Während wir hier in Deutschland unter dem Hashtag #metwo Erlebnisberichte über den Alltagsrassismus lesen und diskutieren müssen, dem viele als fremd empfundene Mitbürger immer wieder ausgesetzt sind, tobt in China gerade eine Neuauflage der klassischen #metoo-Debatte.
Nach einer ersten Welle vor einigen Monaten, in der Frauen überwiegend Erfahrungen mit ihren Professoren an Hochschulen geteilt und diskutiert hatten, sind es jetzt vor allem Medienmacher und öffentliche Intellektuelle, denen sexuelle Übergriffigkeit und Missbrauch vorgeworfen werden. Die Staatsmacht ist ein bisschen verwirrt und lässt der Diskussion zunächst weitgehend freien Lauf. Immerhin zählen viele der Bezichtigten zur liberalen Elite, die der Partei eh ein Dorn im Auge ist. Aber es besteht ja die Gefahr, dass irgendwann auch Funktionäre aus Partei oder Staatsbetrieben in den Fokus geraten, und dann ist natürlich Schluss mit lustig.
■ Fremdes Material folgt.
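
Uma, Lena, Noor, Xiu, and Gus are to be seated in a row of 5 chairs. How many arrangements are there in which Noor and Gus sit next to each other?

Glue Noor and Gus into one block (2 internal orders), leaving 4 units to arrange in a row.
So the count is 2·(4)! = 48.

48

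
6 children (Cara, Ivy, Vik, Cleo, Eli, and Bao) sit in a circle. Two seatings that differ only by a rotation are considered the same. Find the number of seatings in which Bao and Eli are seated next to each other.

48

Glue Bao and Eli into a block (2 internal orders). Seating 5 units around a circle gives (4)! arrangements.
So 2 × (4)! = 2 × 24 = 48.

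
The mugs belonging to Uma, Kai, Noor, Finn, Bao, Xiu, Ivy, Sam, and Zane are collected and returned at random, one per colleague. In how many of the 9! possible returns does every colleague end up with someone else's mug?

133496

Count assignments avoiding every fixed point. For any j of the 9 colleagues fixed to their own mug, the other 9−j can be arranged in (9−j)! ways.
By inclusion–exclusion this is Σ_{j=0}^{9} (−1)^j C(9,j)·(9−j)!.
Computing: 362880 − 362880 + 181440 − 60480 + 15120 − 3024 + 504 − 72 + 9 − 1 = 133496.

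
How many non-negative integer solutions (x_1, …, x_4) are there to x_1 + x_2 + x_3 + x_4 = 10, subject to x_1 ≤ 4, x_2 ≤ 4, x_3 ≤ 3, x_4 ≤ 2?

Without the upper bounds there are C(13,3) = 286 ways to split 10 among 4 variables.
Subtract solutions that violate a single cap (substitute x_i' = x_i − (cap_i+1)): x_1 ≥ 5 gives C(8,3) = 56; x_2 ≥ 5 gives C(8,3) = 56; x_3 ≥ 4 gives C(9,3) = 84; x_4 ≥ 3 gives C(10,3) = 120. Together 316.
Add back pairs where two caps are both exceeded: 1 + 4 + 10 + 4 + 10 + 20 = 49.
By inclusion–exclusion the count is 286 − 316 + 49 = 19.

19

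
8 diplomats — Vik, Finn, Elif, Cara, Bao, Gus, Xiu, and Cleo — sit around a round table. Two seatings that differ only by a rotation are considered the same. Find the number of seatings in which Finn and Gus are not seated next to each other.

All circular seatings of 8 people number (7)! = 5040.
Seatings with Finn beside Gus: treat them as a block with 2 internal orders, giving 2 × (6)! = 1440.
Subtracting, 5040 − 1440 = 3600.

3600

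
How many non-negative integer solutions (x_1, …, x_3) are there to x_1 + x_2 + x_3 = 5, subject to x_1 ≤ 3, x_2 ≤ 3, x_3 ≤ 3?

Ignoring the caps, the number of non-negative solutions to x_1+…+x_3 = 5 is C(7,2) = 21.
Subtract solutions that violate a single cap (substitute x_i' = x_i − (cap_i+1)): x_1 ≥ 4 gives C(3,2) = 3; x_2 ≥ 4 gives C(3,2) = 3; x_3 ≥ 4 gives C(3,2) = 3. Together 9.
No two caps can be exceeded simultaneously, so the pair terms are all 0.
By inclusion–exclusion the count is 21 − 9 + 0 = 12.

12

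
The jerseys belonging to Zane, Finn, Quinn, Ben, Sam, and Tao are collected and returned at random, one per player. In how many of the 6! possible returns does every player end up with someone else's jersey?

Let Aᵢ be the assignments in which player i gets their old jersey. We want the size of the complement of A₁∪…∪A_6.
By inclusion–exclusion this is Σ_{j=0}^{6} (−1)^j C(6,j)·(6−j)!.
Computing: 720 − 720 + 360 − 120 + 30 − 6 + 1 = 265.

265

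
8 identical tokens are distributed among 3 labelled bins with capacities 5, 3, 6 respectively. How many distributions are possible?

Without the upper bounds there are C(10,2) = 45 ways to split 8 among 3 bins.
Subtract solutions that violate a single cap (substitute x_i' = x_i − (cap_i+1)): x_1 ≥ 6 gives C(4,2) = 6; x_2 ≥ 4 gives C(6,2) = 15; x_3 ≥ 7 gives C(3,2) = 3. Together 24.
No two caps can be exceeded simultaneously, so the pair terms are all 0.
By inclusion–exclusion the count is 45 − 24 + 0 = 21.

21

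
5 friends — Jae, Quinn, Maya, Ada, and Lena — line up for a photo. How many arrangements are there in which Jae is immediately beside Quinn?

48

Place the 3 others and the Jae-Quinn pair as 4 objects in a line; the pair has 2 internal arrangements.
That gives 2 × 4! = 2 × 24 = 48.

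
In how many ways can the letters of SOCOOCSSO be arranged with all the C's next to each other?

280

Treat the 2 copies of C as a single block. The multiset to arrange is then {CC, O, O, O, O, S, S, S}, 8 items in all.
That gives (8)!/(4!·3!) = 280 arrangements.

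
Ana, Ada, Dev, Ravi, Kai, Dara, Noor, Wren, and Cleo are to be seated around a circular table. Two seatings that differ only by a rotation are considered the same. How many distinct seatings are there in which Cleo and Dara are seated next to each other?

10080

Treat {Cleo, Dara} as one unit (2 internal orders) and seat the resulting 8 units around the table: (7)! circular arrangements.
So 2 × (7)! = 2 × 5040 = 10080.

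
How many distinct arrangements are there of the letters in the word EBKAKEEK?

The 8 letters of EBKAKEEK have repeats: E appearing 3 times and K appearing 3 times.
Dividing 8! = 40320 by 3!·3! = 36 for the repeated letters gives 1120.

1120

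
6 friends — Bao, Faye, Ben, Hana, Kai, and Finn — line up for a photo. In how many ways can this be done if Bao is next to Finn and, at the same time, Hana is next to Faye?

Treat {Bao,Finn} as one block (2 orders) and {Hana,Faye} as another (2 orders).
That leaves 4 units to arrange: 2 × 2 × 4! = 4 × 24 = 96.

96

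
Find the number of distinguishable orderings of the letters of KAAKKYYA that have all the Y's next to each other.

140

Treat the 2 copies of Y as a single block. The multiset to arrange is then {YY, A, A, A, K, K, K}, 7 items in all.
That gives (7)!/(3!·3!) = 140 arrangements.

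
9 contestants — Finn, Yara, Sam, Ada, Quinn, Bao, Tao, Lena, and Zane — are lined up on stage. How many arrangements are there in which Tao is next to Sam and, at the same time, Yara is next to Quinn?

Treat {Tao,Sam} as one block (2 orders) and {Yara,Quinn} as another (2 orders).
That leaves 7 units to arrange: 2 × 2 × 7! = 4 × 5040 = 20160.

20160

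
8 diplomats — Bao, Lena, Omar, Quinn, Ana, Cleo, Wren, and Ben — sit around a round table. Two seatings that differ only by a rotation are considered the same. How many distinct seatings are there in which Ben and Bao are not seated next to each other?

3600

All circular seatings of 8 people number (7)! = 5040.
Seatings with Ben beside Bao: treat them as a block with 2 internal orders, giving 2 × (6)! = 1440.
Subtracting, 5040 − 1440 = 3600.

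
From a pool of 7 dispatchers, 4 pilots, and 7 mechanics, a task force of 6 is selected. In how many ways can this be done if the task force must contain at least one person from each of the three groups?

14651

With no constraint there are C(18,6) = 18564 possible selections.
Subtract selections that omit an entire group: no dispatchers → C(11,6) = 462; no pilots → C(14,6) = 3003; no mechanics → C(11,6) = 462.
Add back selections omitting two groups (i.e. drawn from a single group): C(7,6) + C(4,6) + C(7,6) = 14.
By inclusion–exclusion: 18564 − 3927 + 14 = 14651.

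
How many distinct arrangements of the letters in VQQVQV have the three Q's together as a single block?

4

Treat the 3 copies of Q as a single block. The multiset to arrange is then {QQQ, V, V, V}, 4 items in all.
That gives (4)!/(3!) = 4 arrangements.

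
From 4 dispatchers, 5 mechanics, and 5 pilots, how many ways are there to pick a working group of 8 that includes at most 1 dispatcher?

525

Split by how many dispatchers are chosen (0 through 1).
Sum: C(4,0)·C(10,8) + C(4,1)·C(10,7) = 45 + 480 = 525.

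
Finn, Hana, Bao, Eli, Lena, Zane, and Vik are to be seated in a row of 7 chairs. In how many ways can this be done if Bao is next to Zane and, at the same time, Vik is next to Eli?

Treat {Bao,Zane} as one block (2 orders) and {Vik,Eli} as another (2 orders).
That leaves 5 units to arrange: 2 × 2 × 5! = 4 × 120 = 480.

480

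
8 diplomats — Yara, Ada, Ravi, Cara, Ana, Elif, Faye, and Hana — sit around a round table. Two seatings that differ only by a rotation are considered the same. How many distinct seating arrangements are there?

5040

Fix one person's seat to break rotational symmetry; the remaining 7 people can be arranged in (7)! = 5040 ways.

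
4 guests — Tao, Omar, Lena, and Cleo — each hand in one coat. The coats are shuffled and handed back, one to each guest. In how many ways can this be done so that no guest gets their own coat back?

This is the derangement count D_4: permutations of 4 items with no fixed point.
By inclusion–exclusion this is Σ_{j=0}^{4} (−1)^j C(4,j)·(4−j)!.
Computing: 24 − 24 + 12 − 4 + 1 = 9.

9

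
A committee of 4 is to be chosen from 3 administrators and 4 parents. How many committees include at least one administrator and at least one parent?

Unrestricted: C(7,4) = 35 ways to pick any 4 of the 7.
Subtract selections that omit an entire group: no administrators → C(4,4) = 1; no parents → C(3,4) = 0.
Both groups omitted at once is impossible, so 35 − 1 = 34.

34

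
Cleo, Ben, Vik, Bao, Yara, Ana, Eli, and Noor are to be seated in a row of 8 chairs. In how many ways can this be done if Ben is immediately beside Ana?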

Q hat gleich zu Beginn der Debatte für ein Online-Medium in Hongkong einen Artikel über die kulturellen und strukturellen Rahmenbedingungen geschrieben, die chinesische Mädchen und Frauen zu perfekten Opfern sexueller Gewalt machen. Der Artikel hatte innerhalb von 2 Tagen mehr als eine halbe Million LeserInnen, und jetzt ist sie praktisch rund um die Uhr eingebunden in eine gewaltige, teilweise hart geführte öffentliche Diskussion mit täglich neuen Enthüllungen, Verteidigungsgefechten der Täter und ihrer Sympathisanten und einer ständig wachsenden, sehr artikulierten und zunehmend ermächtigten Masse Betroffener.
Schon früh war ein prominenter Fernsehmoderator, Gastgeber der legendären TV-Gala zum chinesischen Neujahrsfest, unter Druck geraten. Heute veröffentlichen Mönche eines berühmten buddhistischen Klosters, viele von ihnen Absolventen chinesischer Eliteuniversitäten wie Qinghua in Beijing, einen akribisch recherchierten Bericht über die Missbrauchsgeschichte ihres leitenden Abtes. In Fällen wie diesen, wenn es um Personen geht, die ihre Autorität mit Einverständnis und im Glanz der Staatsmacht ausüben, reagieren die Zensurbehörden dann doch nervös, und die einschlägigen Namen und Stichworte geraten auf die Bannlisten der Suchmaschinen.
Dennoch zeigt die Bewegung, dass trotz der totalitären Entwicklungen im China unter Xi Jinping pessimistische Prognosen über das Ende der chinesischen Zivilgesellschaft verfrüht sind.